The limited success but enduring legacy of Big Star is the subject of Drew DeNicola's upcoming documentary, Big Star: Nothing Can Hurt Me. In the documentary, the two living members of Big Star's original lineup discuss the band's origins, their disillusionment after experiencing commercial failure, the death of lead singer Chris Bell, their role as precursors to the '80s and '90s alternative rock movement, and the reformation of the group in the 1993. 

In anticipation of the film's July 3 release, Magnolia Pictures has released a new trailer. With never-before-seen footage and interviews with modern rock royalty (in the trailer alone we see the likes of R.E.M., The Flaming Lips, and Cheap Trick), Big Star: Nothing Can Hurt Me promises to offer a fascinating look at the short-lived '70s band that Rolling Stone once called "the greatest stuff we've ever heard." 

Credit: Charlie Gillett Collection/Getty Images

If you think you aren't familiar with Big Star, think again. In the past 20 years, the band's music has been featured in countless movies and TV shows.
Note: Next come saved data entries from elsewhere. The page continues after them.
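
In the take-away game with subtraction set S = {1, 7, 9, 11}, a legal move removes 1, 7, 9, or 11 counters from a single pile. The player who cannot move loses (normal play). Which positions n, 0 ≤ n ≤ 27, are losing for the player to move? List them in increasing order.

n :  0  1  2  3  4  5  6  7  8  9 10 11 12 13 14 15 16 17 18 19 20 21 22 23 24 25 26 27
G :  0  1  0  1  0  1  0  1  0  1  0  1  0  1  0  1  0  1  0  1  0  1  0  1  0  1  0  1
P-positions are exactly the n with G(n) = 0.

0, 2, 4, 6, 8, 10, 12, 14, 16, 18, 20, 22, 24, 26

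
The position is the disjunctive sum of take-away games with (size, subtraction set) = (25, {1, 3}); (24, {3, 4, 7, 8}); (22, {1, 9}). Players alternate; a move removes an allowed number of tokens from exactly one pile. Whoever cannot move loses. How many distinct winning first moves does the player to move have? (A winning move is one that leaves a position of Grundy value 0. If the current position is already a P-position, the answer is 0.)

Pile A, S = {1, 3}:
G(0) = 0
G(1) = mex{0} = 1
G(2) = mex{1} = 0
G(3) = mex{0,0} = 1
G(4) = mex{1,1} = 0
G(5) = mex{0,0} = 1
G(6) = mex{1,1} = 0
G(7) = mex{0,0} = 1
G(8) = mex{1,1} = 0
G(9) = mex{0,0} = 1
G(10) = mex{1,1} = 0
G(11) = mex{0,0} = 1
G(12) = mex{1,1} = 0
G(13) = mex{0,0} = 1
G(14) = mex{1,1} = 0
G(15) = mex{0,0} = 1
G(16) = mex{1,1} = 0
G(17) = mex{0,0} = 1
G(18) = mex{1,1} = 0
G(19) = mex{0,0} = 1
G(20) = mex{1,1} = 0
G(21) = mex{0,0} = 1
G(22) = mex{1,1} = 0
G(23) = mex{0,0} = 1
G(24) = mex{1,1} = 0
G(25) = mex{0,0} = 1
G_A(25) = 1.
Pile B, S = {3, 4, 7, 8}:
n :  0  1  2  3  4  5  6  7  8  9 10 11 12 13 14 15 16 17 18 19 20 21 22 23 24
G :  0  0  0  1  1  1  2  2  2  3  3  0  0  0  1  1  1  2  2  2  3  3  0  0  0
G_B(24) = 0.
Pile C, S = {1, 9}:
G(0) = 0
G(1) = mex{0} = 1
G(2) = mex{1} = 0
G(3) = mex{0} = 1
G(4) = mex{1} = 0
G(5) = mex{0} = 1
G(6) = mex{1} = 0
G(7) = mex{0} = 1
G(8) = mex{1} = 0
G(9) = mex{0,0} = 1
G(10) = mex{1,1} = 0
G(11) = mex{0,0} = 1
G(12) = mex{1,1} = 0
G(13) = mex{0,0} = 1
G(14) = mex{1,1} = 0
G(15) = mex{0,0} = 1
G(16) = mex{1,1} = 0
G(17) = mex{0,0} = 1
G(18) = mex{1,1} = 0
G(19) = mex{0,0} = 1
G(20) = mex{1,1} = 0
G(21) = mex{0,0} = 1
G(22) = mex{1,1} = 0
G_C(22) = 0.
Combined Grundy value = 1 ⊕ 0 ⊕ 0 = 1.
A winning move leaves total XOR = 0, i.e. changes one component's Grundy value g to g ⊕ X where X is the current total.
Pile A: need g' = 1⊕1 = 0. Options: 25−1→G=0, 25−3→G=0. Hits: 2.
Pile B: need g' = 0⊕1 = 1. Options: 24−3→G=3, 24−4→G=3, 24−7→G=2, 24−8→G=1. Hits: 1.
Pile C: need g' = 0⊕1 = 1. Options: 22−1→G=1, 22−9→G=1. Hits: 2.

5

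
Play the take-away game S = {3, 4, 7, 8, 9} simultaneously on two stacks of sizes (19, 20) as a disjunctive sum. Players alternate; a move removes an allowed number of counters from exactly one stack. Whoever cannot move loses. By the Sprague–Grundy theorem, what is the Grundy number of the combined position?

0

All stacks use S = {3, 4, 7, 8, 9}:
G(0) = 0
G(1) = mex{} = 0
G(2) = mex{} = 0
G(3) = mex{0} = 1
G(4) = mex{0,0} = 1
G(5) = mex{0,0} = 1
G(6) = mex{1,0} = 2
G(7) = mex{1,1,0} = 2
G(8) = mex{1,1,0,0} = 2
G(9) = mex{2,1,0,0,0} = 3
G(10) = mex{2,2,1,0,0} = 3
G(11) = mex{2,2,1,1,0} = 3
G(12) = mex{3,2,1,1,1} = 0
G(13) = mex{3,3,2,1,1} = 0
G(14) = mex{3,3,2,2,1} = 0
G(15) = mex{0,3,2,2,2} = 1
G(16) = mex{0,0,3,2,2} = 1
G(17) = mex{0,0,3,3,2} = 1
G(18) = mex{1,0,3,3,3} = 2
G(19) = mex{1,1,0,3,3} = 2
G(20) = mex{1,1,0,0,3} = 2
Stack A: G(19) = 2.
Stack B: G(20) = 2.
Combined Grundy value = 2 ⊕ 2 = 0.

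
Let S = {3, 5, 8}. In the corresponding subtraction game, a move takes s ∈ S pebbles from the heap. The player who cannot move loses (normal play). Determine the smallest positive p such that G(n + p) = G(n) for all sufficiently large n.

11

n :  0  1  2  3  4  5  6  7  8  9 10 11 12 13 14 15 16 17 18 19 20 21 22 23
G :  0  0  0  1  1  1  2  2  2  3  3  0  0  0  1  1  1  2  2  2  3  3  0  0
G(n+11) = G(n) holds for n = 0,…,7 (a full window of length max(S) = 8), so the sequence is purely periodic with period 11.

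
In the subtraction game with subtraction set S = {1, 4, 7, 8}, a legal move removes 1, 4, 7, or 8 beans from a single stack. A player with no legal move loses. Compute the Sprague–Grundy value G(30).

n :  0  1  2  3  4  5  6  7  8  9 10 11 12 13 14 15 16 17 18 19 20 21 22 23 24 25 26 27 28 29 30
G :  0  1  0  1  2  0  1  2  3  2  3  0  1  3  0  1  0  1  2  3  2  4  3  2  3  0  1  0  1  2  0

0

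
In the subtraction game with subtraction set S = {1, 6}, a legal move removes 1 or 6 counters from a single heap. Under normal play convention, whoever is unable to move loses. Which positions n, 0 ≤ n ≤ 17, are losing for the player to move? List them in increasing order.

n :  0  1  2  3  4  5  6  7  8  9 10 11 12 13 14 15 16 17
G :  0  1  0  1  0  1  2  0  1  0  1  0  1  2  0  1  0  1
P-positions are exactly the n with G(n) = 0.

0, 2, 4, 7, 9, 11, 14, 16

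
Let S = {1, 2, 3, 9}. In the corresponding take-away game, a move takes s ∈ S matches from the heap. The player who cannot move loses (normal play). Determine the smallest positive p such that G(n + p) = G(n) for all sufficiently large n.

4

n :  0  1  2  3  4  5  6  7  8  9 10 11 12 13 14
G :  0  1  2  3  0  1  2  3  0  1  2  3  0  1  2
G(n+4) = G(n) holds for n = 0,…,8 (a full window of length max(S) = 9), so the sequence is purely periodic with period 4.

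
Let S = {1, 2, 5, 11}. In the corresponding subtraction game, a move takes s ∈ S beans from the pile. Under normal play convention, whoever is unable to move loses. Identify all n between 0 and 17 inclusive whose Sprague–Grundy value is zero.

0, 3, 6, 9, 12, 15

n :  0  1  2  3  4  5  6  7  8  9 10 11 12 13 14 15 16 17
G :  0  1  2  0  1  2  0  1  2  0  1  2  0  1  2  0  1  2
P-positions are exactly the n with G(n) = 0.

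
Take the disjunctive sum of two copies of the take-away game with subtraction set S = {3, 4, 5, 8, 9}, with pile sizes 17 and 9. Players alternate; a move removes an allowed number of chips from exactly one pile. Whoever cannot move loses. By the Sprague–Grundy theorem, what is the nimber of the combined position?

2

All piles use S = {3, 4, 5, 8, 9}:
n :  0  1  2  3  4  5  6  7  8  9 10 11 12 13 14 15 16 17
G :  0  0  0  1  1  1  2  2  2  3  3  3  0  0  0  1  1  1
Pile A: G(17) = 1.
Pile B: G(9) = 3.
Combined Grundy value = 1 ⊕ 3 = 2.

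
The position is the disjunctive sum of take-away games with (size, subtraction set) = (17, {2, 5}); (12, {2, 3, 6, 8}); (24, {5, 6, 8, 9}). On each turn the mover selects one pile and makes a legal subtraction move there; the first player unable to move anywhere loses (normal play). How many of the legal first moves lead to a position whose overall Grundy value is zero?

4

Pile A, S = {2, 5}:
G(0) = 0
G(1) = mex{} = 0
G(2) = mex{0} = 1
G(3) = mex{0} = 1
G(4) = mex{1} = 0
G(5) = mex{1,0} = 2
G(6) = mex{0,0} = 1
G(7) = mex{2,1} = 0
G(8) = mex{1,1} = 0
G(9) = mex{0,0} = 1
G(10) = mex{0,2} = 1
G(11) = mex{1,1} = 0
G(12) = mex{1,0} = 2
G(13) = mex{0,0} = 1
G(14) = mex{2,1} = 0
G(15) = mex{1,1} = 0
G(16) = mex{0,0} = 1
G(17) = mex{0,2} = 1
G_A(17) = 1.
Pile B, S = {2, 3, 6, 8}:
n :  0  1  2  3  4  5  6  7  8  9 10 11 12
G :  0  0  1  1  2  0  3  1  2  2  0  3  1
G_B(12) = 1.
Pile C, S = {5, 6, 8, 9}:
G(0) = 0
G(1) = mex{} = 0
G(2) = mex{} = 0
G(3) = mex{} = 0
G(4) = mex{} = 0
G(5) = mex{0} = 1
G(6) = mex{0,0} = 1
G(7) = mex{0,0} = 1
G(8) = mex{0,0,0} = 1
G(9) = mex{0,0,0,0} = 1
G(10) = mex{1,0,0,0} = 2
G(11) = mex{1,1,0,0} = 2
G(12) = mex{1,1,0,0} = 2
G(13) = mex{1,1,1,0} = 2
G(14) = mex{1,1,1,1} = 0
G(15) = mex{2,1,1,1} = 0
G(16) = mex{2,2,1,1} = 0
G(17) = mex{2,2,1,1} = 0
G(18) = mex{2,2,2,1} = 0
G(19) = mex{0,2,2,2} = 1
G(20) = mex{0,0,2,2} = 1
G(21) = mex{0,0,2,2} = 1
G(22) = mex{0,0,0,2} = 1
G(23) = mex{0,0,0,0} = 1
G(24) = mex{1,0,0,0} = 2
G_C(24) = 2.
Combined Grundy value = 1 ⊕ 1 ⊕ 2 = 2.
A winning move leaves total XOR = 0, i.e. changes one component's Grundy value g to g ⊕ X where X is the current total.
Pile A: need g' = 1⊕2 = 3. Options: 17−2→G=0, 17−5→G=2. Hits: 0.
Pile B: need g' = 1⊕2 = 3. Options: 12−2→G=0, 12−3→G=2, 12−6→G=3, 12−8→G=2. Hits: 1.
Pile C: need g' = 2⊕2 = 0. Options: 24−5→G=1, 24−6→G=0, 24−8→G=0, 24−9→G=0. Hits: 3.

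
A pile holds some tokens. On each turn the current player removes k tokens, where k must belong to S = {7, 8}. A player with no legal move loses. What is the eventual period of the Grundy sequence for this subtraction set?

15

G(0) = 0
G(1) = mex{} = 0
G(2) = mex{} = 0
G(3) = mex{} = 0
G(4) = mex{} = 0
G(5) = mex{} = 0
G(6) = mex{} = 0
G(7) = mex{0} = 1
G(8) = mex{0,0} = 1
G(9) = mex{0,0} = 1
G(10) = mex{0,0} = 1
G(11) = mex{0,0} = 1
G(12) = mex{0,0} = 1
G(13) = mex{0,0} = 1
G(14) = mex{1,0} = 2
G(15) = mex{1,1} = 0
G(16) = mex{1,1} = 0
G(17) = mex{1,1} = 0
G(18) = mex{1,1} = 0
G(19) = mex{1,1} = 0
G(20) = mex{1,1} = 0
G(21) = mex{2,1} = 0
G(22) = mex{0,2} = 1
G(23) = mex{0,0} = 1
G(24) = mex{0,0} = 1
G(25) = mex{0,0} = 1
G(26) = mex{0,0} = 1
G(27) = mex{0,0} = 1
G(28) = mex{0,0} = 1
G(29) = mex{1,0} = 2
G(30) = mex{1,1} = 0
G(31) = mex{1,1} = 0
G(n+15) = G(n) holds for n = 0,…,7 (a full window of length max(S) = 8), so the sequence is purely periodic with period 15.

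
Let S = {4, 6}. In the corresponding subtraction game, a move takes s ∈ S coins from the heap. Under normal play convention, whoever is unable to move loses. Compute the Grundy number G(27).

n :  0  1  2  3  4  5  6  7  8  9 10 11 12 13 14 15 16 17 18 19 20 21 22 23 24 25 26 27
G :  0  0  0  0  1  1  1  1  2  2  0  0  0  0  1  1  1  1  2  2  0  0  0  0  1  1  1  1

1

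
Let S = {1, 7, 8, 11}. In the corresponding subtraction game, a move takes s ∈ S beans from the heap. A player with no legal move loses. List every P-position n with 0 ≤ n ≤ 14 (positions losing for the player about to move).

n :  0  1  2  3  4  5  6  7  8  9 10 11 12 13 14
G :  0  1  0  1  0  1  0  1  2  3  2  3  2  3  2
P-positions are exactly the n with G(n) = 0.

0, 2, 4, 6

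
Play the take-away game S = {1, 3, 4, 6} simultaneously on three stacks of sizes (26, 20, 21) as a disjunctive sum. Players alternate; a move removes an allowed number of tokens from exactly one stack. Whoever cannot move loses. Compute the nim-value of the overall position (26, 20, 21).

All stacks use S = {1, 3, 4, 6}:
G(0) = 0
G(1) = mex{0} = 1
G(2) = mex{1} = 0
G(3) = mex{0,0} = 1
G(4) = mex{1,1,0} = 2
G(5) = mex{2,0,1} = 3
G(6) = mex{3,1,0,0} = 2
G(7) = mex{2,2,1,1} = 0
G(8) = mex{0,3,2,0} = 1
G(9) = mex{1,2,3,1} = 0
G(10) = mex{0,0,2,2} = 1
G(11) = mex{1,1,0,3} = 2
G(12) = mex{2,0,1,2} = 3
G(13) = mex{3,1,0,0} = 2
G(14) = mex{2,2,1,1} = 0
G(15) = mex{0,3,2,0} = 1
G(16) = mex{1,2,3,1} = 0
G(17) = mex{0,0,2,2} = 1
G(18) = mex{1,1,0,3} = 2
G(19) = mex{2,0,1,2} = 3
G(20) = mex{3,1,0,0} = 2
G(21) = mex{2,2,1,1} = 0
G(22) = mex{0,3,2,0} = 1
G(23) = mex{1,2,3,1} = 0
G(24) = mex{0,0,2,2} = 1
G(25) = mex{1,1,0,3} = 2
G(26) = mex{2,0,1,2} = 3
Stack A: G(26) = 3.
Stack B: G(20) = 2.
Stack C: G(21) = 0.
Combined Grundy value = 3 ⊕ 2 ⊕ 0 = 1.

1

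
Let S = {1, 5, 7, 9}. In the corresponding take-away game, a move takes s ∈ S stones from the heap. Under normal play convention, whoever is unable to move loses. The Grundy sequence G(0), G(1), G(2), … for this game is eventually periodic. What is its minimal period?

2

n :  0  1  2  3  4  5  6  7  8  9 10 11 12 13 14
G :  0  1  0  1  0  1  0  1  0  1  0  1  0  1  0
G(n+2) = G(n) holds for n = 0,…,8 (a full window of length max(S) = 9), so the sequence is purely periodic with period 2.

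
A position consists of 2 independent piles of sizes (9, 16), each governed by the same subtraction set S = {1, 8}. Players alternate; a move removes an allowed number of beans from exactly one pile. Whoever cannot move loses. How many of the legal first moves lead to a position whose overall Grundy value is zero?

2

All piles use S = {1, 8}:
n :  0  1  2  3  4  5  6  7  8  9 10 11 12 13 14 15 16
G :  0  1  0  1  0  1  0  1  2  0  1  0  1  0  1  0  1
Pile A: G(9) = 0.
Pile B: G(16) = 1.
Combined Grundy value = 0 ⊕ 1 = 1.
A winning move leaves total XOR = 0, i.e. changes one component's Grundy value g to g ⊕ X where X is the current total.
Pile A: need g' = 0⊕1 = 1. Options: 9−1→G=2, 9−8→G=1. Hits: 1.
Pile B: need g' = 1⊕1 = 0. Options: 16−1→G=0, 16−8→G=2. Hits: 1.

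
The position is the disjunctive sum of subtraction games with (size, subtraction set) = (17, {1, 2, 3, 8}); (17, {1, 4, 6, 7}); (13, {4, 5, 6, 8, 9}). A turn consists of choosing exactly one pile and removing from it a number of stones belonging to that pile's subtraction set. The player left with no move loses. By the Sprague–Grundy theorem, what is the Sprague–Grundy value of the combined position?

6

Pile A, S = {1, 2, 3, 8}:
n :  0  1  2  3  4  5  6  7  8  9 10 11 12 13 14 15 16 17
G :  0  1  2  3  0  1  2  3  4  0  1  2  3  0  1  2  3  4
G_A(17) = 4.
Pile B, S = {1, 4, 6, 7}:
n :  0  1  2  3  4  5  6  7  8  9 10 11 12 13 14 15 16 17
G :  0  1  0  1  2  0  1  2  3  2  0  1  2  0  1  0  1  2
G_B(17) = 2.
Pile C, S = {4, 5, 6, 8, 9}:
G(0) = 0
G(1) = mex{} = 0
G(2) = mex{} = 0
G(3) = mex{} = 0
G(4) = mex{0} = 1
G(5) = mex{0,0} = 1
G(6) = mex{0,0,0} = 1
G(7) = mex{0,0,0} = 1
G(8) = mex{1,0,0,0} = 2
G(9) = mex{1,1,0,0,0} = 2
G(10) = mex{1,1,1,0,0} = 2
G(11) = mex{1,1,1,0,0} = 2
G(12) = mex{2,1,1,1,0} = 3
G(13) = mex{2,2,1,1,1} = 0
G_C(13) = 0.
Combined Grundy value = 4 ⊕ 2 ⊕ 0 = 6.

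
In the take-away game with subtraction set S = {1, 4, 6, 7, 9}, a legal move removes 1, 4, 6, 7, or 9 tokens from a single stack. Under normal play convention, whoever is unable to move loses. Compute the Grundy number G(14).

1

n :  0  1  2  3  4  5  6  7  8  9 10 11 12 13 14
G :  0  1  0  1  2  0  1  2  3  2  0  1  2  0  1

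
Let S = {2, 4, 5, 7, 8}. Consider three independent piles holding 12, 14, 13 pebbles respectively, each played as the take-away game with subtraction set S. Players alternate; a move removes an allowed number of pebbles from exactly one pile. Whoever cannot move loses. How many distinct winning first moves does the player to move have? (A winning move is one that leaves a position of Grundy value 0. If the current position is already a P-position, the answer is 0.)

3

All piles use S = {2, 4, 5, 7, 8}:
G(0) = 0
G(1) = mex{} = 0
G(2) = mex{0} = 1
G(3) = mex{0} = 1
G(4) = mex{1,0} = 2
G(5) = mex{1,0,0} = 2
G(6) = mex{2,1,0} = 3
G(7) = mex{2,1,1,0} = 3
G(8) = mex{3,2,1,0,0} = 4
G(9) = mex{3,2,2,1,0} = 4
G(10) = mex{4,3,2,1,1} = 0
G(11) = mex{4,3,3,2,1} = 0
G(12) = mex{0,4,3,2,2} = 1
G(13) = mex{0,4,4,3,2} = 1
G(14) = mex{1,0,4,3,3} = 2
Pile A: G(12) = 1.
Pile B: G(14) = 2.
Pile C: G(13) = 1.
Combined Grundy value = 1 ⊕ 2 ⊕ 1 = 2.
A winning move leaves total XOR = 0, i.e. changes one component's Grundy value g to g ⊕ X where X is the current total.
Pile A: need g' = 1⊕2 = 3. Options: 12−2→G=0, 12−4→G=4, 12−5→G=3, 12−7→G=2, 12−8→G=2. Hits: 1.
Pile B: need g' = 2⊕2 = 0. Options: 14−2→G=1, 14−4→G=0, 14−5→G=4, 14−7→G=3, 14−8→G=3. Hits: 1.
Pile C: need g' = 1⊕2 = 3. Options: 13−2→G=0, 13−4→G=4, 13−5→G=4, 13−7→G=3, 13−8→G=2. Hits: 1.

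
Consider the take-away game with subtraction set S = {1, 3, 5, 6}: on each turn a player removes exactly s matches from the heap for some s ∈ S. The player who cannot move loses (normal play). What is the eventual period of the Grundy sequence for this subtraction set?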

If you were a Gilmore Girls fan, you may recall the scene in the first season when Rory and Dean walk around Stars Hollow after the Chilton dance. The nostalgic acoustic guitar-driven song playing in the background is "Thirteen" by Big Star (a song that has also been featured in How I Met Your Mother and That '70s Show). Or perhaps you've heard one of the many Big Star covers by artists like Wilco, The Velvet Undergound, or Elliot Smith, who have all cited the band's influence on their music.

Big Star was a force ahead of its time, and so much of the great music that came after their commercial failure owes its success to the Memphis rock group's influence.